O Conselho Nacional de Política Energética (CNPE) decidiu reduzir a meta de diminuição das emissões de gases do efeito estufa do setor de gás natural de 1% para 0,5%. A mudança foi justificada pela necessidade de ajustes no mercado de biometano, um substituto sustentável do petróleo.

Tiago Santovito, diretor-executivo da Associação Brasileira do Biogás (ABiogás), afirmou que o setor produtivo vê a meta inicial de forma positiva. Ele destacou que o setor já possui volumes vendidos no mercado e pode entregar o volume que cumpre os 0,5% com confiança, credibilidade e transparência.

A medida entrou em vigor nesta quarta-feira (6) após a publicação da resolução no Diário Oficial da União. Segundo André Galvão, superintendente da Associação Brasileira de Resíduos e Meio Ambiente (Abrema), a avaliação inicial do governo previa uma redução para 0,25%, mas a revisão de parâmetros apresentados pelo setor permitiu o ajuste para 0,5%.

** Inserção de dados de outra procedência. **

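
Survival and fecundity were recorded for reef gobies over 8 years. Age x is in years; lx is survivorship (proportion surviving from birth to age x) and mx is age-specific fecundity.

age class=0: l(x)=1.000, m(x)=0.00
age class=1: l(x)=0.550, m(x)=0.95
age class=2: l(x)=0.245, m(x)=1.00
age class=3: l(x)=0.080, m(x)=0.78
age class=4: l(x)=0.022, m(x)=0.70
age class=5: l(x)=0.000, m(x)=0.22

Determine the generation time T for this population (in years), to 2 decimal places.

1.49

lx·mx: 0, 0.5225, 0.245, 0.0624, 0.0154, 0 → R0 = 0.8453
x·lx·mx: 0, 0.5225, 0.49, 0.1872, 0.0616, 0 → Σ = 1.2613
T = 1.2613 / 0.8453 = 1.492133… → 1.49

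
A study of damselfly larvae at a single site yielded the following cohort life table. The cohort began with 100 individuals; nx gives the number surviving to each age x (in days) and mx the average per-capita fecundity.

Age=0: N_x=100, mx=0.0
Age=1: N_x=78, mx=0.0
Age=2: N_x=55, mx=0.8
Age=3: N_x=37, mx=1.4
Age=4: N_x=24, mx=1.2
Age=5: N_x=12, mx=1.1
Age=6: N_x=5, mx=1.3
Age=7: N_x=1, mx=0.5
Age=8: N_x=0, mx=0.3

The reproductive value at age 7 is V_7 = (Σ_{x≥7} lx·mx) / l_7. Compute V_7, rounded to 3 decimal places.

lx = nx/n0 = nx/100: 1, 0.78, 0.55, 0.37, 0.24, 0.12, 0.05, 0.01, 0
lx·mx for x ≥ 7: 0.005, 0 → sum = 0.005
V_7 = 0.005 / l_7 = 0.005 / 0.01 = 0.5 → 0.500

0.500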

Além da revisão da meta anual, o CNPE instituiu uma Mesa de Monitoramento do Mercado de Biometano, coordenada pelo Ministério de Minas e Energia, com o objetivo de restabelecer a meta em 1%. Prevista na Lei do Combustível do Futuro, a meta de emissões integra o Programa Nacional de Descarbonização do Produtor e Importador de Gás Natural e de Incentivo ao Biometano.

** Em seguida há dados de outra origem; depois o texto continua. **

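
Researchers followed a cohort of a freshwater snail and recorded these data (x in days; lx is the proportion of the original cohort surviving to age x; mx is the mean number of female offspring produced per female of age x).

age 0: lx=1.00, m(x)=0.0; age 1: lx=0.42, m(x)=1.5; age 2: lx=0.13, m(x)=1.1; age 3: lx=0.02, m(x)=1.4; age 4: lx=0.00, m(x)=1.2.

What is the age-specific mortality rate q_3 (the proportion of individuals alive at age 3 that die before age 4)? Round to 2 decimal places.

1.00

q_3 = (l_3 − l_4) / l_3 = (0.02 − 0) / 0.02
     = 0.02 / 0.02 = 1 → 1.00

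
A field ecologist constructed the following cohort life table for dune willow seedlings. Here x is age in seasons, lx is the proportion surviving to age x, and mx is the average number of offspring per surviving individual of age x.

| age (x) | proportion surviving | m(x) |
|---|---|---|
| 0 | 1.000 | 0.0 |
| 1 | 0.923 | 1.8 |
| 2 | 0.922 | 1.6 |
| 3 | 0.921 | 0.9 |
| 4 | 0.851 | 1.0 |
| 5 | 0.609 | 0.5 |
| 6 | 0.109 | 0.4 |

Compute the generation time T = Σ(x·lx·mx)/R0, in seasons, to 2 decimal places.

lx·mx: 0, 1.6614, 1.4752, 0.8289, 0.851, 0.3045, 0.0436 → R0 = 5.1646
x·lx·mx: 0, 1.6614, 2.9504, 2.4867, 3.404, 1.5225, 0.2616 → Σ = 12.2866
T = 12.2866 / 5.1646 = 2.379003… → 2.38

2.38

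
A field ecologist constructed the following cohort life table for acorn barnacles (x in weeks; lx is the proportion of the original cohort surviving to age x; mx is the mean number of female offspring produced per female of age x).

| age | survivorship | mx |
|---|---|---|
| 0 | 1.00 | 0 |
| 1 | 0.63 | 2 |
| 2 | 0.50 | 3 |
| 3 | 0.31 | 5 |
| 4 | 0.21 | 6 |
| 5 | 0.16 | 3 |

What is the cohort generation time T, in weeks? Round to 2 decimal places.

lx·mx: 0, 1.26, 1.5, 1.55, 1.26, 0.48 → R0 = 6.05
x·lx·mx: 0, 1.26, 3, 4.65, 5.04, 2.4 → Σ = 16.35
T = 16.35 / 6.05 = 2.702479… → 2.70

2.70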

A mudança pode impactar o cumprimento da Contribuição Nacionalmente Determinada (NDC) apresentada pelo Brasil durante a 29ª Conferência das Nações Unidas sobre Mudanças Climáticas (COP29) em Baku. As metas propostas pela NDC Brasileira definem a redução de emissões de gases do efeito estufa no país entre 59% e 67% até 2035, e a neutralidade das emissões até 2050.

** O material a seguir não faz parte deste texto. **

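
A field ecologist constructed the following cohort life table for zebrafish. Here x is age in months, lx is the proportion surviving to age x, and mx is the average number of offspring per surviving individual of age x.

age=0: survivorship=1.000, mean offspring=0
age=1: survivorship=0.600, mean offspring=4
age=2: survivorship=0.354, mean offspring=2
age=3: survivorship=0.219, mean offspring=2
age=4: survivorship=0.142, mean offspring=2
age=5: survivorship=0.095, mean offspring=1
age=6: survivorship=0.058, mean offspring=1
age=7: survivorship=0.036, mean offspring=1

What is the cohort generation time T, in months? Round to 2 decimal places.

1.83

lx·mx: 0, 2.4, 0.708, 0.438, 0.284, 0.095, 0.058, 0.036 → R0 = 4.019
x·lx·mx: 0, 2.4, 1.416, 1.314, 1.136, 0.475, 0.348, 0.252 → Σ = 7.341
T = 7.341 / 4.019 = 1.826574… → 1.83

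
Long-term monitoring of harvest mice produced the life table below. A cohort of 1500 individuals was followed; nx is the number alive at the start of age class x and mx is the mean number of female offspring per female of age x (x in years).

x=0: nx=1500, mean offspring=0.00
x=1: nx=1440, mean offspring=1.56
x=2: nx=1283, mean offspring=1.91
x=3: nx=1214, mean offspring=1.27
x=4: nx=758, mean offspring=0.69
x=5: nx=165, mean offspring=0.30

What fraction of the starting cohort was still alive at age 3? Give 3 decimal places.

0.809

l_3 = n_3/n_0 = 1214/1500 = 0.809333… → 0.809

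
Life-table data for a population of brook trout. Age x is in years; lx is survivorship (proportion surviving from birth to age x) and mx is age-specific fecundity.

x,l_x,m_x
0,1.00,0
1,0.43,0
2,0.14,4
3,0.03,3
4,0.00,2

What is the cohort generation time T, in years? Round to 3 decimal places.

lx·mx: 0, 0, 0.56, 0.09, 0 → R0 = 0.65
x·lx·mx: 0, 0, 1.12, 0.27, 0 → Σ = 1.39
T = 1.39 / 0.65 = 2.138462… → 2.138

2.138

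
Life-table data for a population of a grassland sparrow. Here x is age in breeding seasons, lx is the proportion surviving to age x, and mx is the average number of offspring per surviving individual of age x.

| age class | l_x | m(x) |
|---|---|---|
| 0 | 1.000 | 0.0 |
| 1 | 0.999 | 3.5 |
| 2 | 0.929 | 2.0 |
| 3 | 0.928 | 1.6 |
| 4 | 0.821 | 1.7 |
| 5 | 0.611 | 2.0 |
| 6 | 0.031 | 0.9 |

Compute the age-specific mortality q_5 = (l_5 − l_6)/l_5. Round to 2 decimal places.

0.95

q_5 = (l_5 − l_6) / l_5 = (0.611 − 0.031) / 0.611
     = 0.58 / 0.611 = 0.949264… → 0.95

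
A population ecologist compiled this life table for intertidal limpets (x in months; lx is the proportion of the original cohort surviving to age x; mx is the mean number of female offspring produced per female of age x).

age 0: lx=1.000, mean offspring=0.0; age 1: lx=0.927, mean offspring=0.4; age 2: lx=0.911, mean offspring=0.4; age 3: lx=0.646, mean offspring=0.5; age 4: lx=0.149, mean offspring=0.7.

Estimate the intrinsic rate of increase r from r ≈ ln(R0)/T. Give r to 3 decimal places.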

André Galvão avalia que o setor de produção de biometano a partir de plantas de aproveitamento do resíduo sólido está em crescimento e poderá viabilizar uma futura avaliação que leve à adoção de percentuais acima de 1% nos próximos anos. De acordo com a Biogás, já há 50 novas autorizações de plantas previstas para entrar em funcionamento até 2027, e estudos de mapeamento de mercado indicam mais 127 empreendimentos até 2030.